The crackdown covers Jalan Tebrau (towards Kota Tinggi), the Eastern Dispersal Link highway in Pandan (towards Singapore's Woodlands) and the Second Link Bridge in Tanjung Kupang (towards Singapore's Tuas), The Sun Daily reported.
Supt Roslan said the operation was also aimed at raising awareness of traffic rules among foreign motorists.
This development comes on the back of a warning issued by the Malaysian government earlier this month that it would arrest foreigners who have not paid their traffic fines.
Malaysian traffic police chief Fuad Abdul Latiff said at a press conference on Dec 10 that the "police will conduct operations soon at various road entry points to detect these errant motorists".
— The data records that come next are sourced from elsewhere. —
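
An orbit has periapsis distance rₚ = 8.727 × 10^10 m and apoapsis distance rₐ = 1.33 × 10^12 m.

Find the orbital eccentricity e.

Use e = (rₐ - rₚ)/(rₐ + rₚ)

e = (rₐ − rₚ) / (rₐ + rₚ).
e = (1.33e+12 − 8.727e+10) / (1.33e+12 + 8.727e+10) = 1.24273e+12 / 1.41727e+12 ≈ 0.8768.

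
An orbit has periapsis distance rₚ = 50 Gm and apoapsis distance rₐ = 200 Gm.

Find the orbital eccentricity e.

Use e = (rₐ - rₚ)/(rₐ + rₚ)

Convert to SI: rₚ = 50 Gm = 5e+10 m; rₐ = 200 Gm = 2e+11 m.
e = (rₐ − rₚ) / (rₐ + rₚ).
e = (2e+11 − 5e+10) / (2e+11 + 5e+10) = 1.5e+11 / 2.5e+11 ≈ 0.6.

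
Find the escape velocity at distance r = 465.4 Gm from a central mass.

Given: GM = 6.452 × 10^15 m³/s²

Convert to SI: r = 465.4 Gm = 4.654e+11 m.
Escape velocity comes from setting total energy to zero: ½v² − GM/r = 0 ⇒ v_esc = √(2GM / r).
v_esc = √(2 · 6.452e+15 / 4.654e+11) m/s ≈ 166.5 m/s = 166.5 m/s.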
He told The Straits Times later that plans to nab foreigners with unpaid fines and warrants of arrest "are not happening" until a new system at entry points to Malaysia has been agreed upon with other agencies, including the Immigration Department.
According to a Straits Times report, apart from the 313,661 summonses for Singapore-registered vehicles still outstanding, 4,621 arrest warrants have been issued against repeat offenders from Singapore.
The traffic summonses, which cost between RM150 (S$57) and RM300 for speeding and parking offences, can be paid online or at Malaysian post offices and police stations.
But many Singaporeans appear to have largely ignored them as there were few legal repercussions - until this latest operation by the Johor authorities.